Bernd did a might fine job on his own creating The Consternation, which can be viewed here.

The Science is in. It is settled. Vampires cause Tuberculosis. This well known scientific fact lasted until the mid 1870s in the USA.

The connection between vampires and tuberculosis, or “consumption” as it was then known, originated in Eastern Europe but was especially common in 19th century New England. When people died from consumption and other members of their household soon sickened as well, it was believed that the dead family member was visiting the house at night as a vampire Wampire and slowly sucking their lives away. Because tuberculosis patients were slowly being “consumed” by the disease, it was assumed that vampires were feeding off of their blood.

If multiple family members began to fall ill after a consumption death and vampirism was expected, communities took a nontraditional approach to treating the disease, beginning with exhuming the body and removing its heart.
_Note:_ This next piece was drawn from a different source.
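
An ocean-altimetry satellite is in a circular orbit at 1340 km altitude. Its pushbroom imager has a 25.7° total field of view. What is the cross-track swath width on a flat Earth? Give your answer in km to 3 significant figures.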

If the heart contained “fresh” blood (an effect of decomposition, but believed to be blood the vampire had sucked out of the living), the heart would be burned and the ashes fed to sick family members as a cure, or a stake would be driven through the heart, a practice still associated with vampire myths today.

Symptoms of tuberculosis and the appearance of a decomposing body also contributed to the connection between the illness and the vampire myth. Common tuberculosis symptoms, including red, swollen, light-sensitive eyes, pale skin, low body heat, a weak heartbeat, and coughing up blood, as well the breakdown of lung tissue during and after death from tuberculosis, which caused the lips of corpses to appear bloody, all aligned with common beliefs about vampires. Taken from AERAS.

This reminds me of the current religeous panic being spread by the Church of Global Warming. How a 'raise' in the 'global' temperature will surely 'cause' disease, pestilence, zombies, mutant giant spiders, yada yada yada. Same deal. Mob mentality. DENIER!!!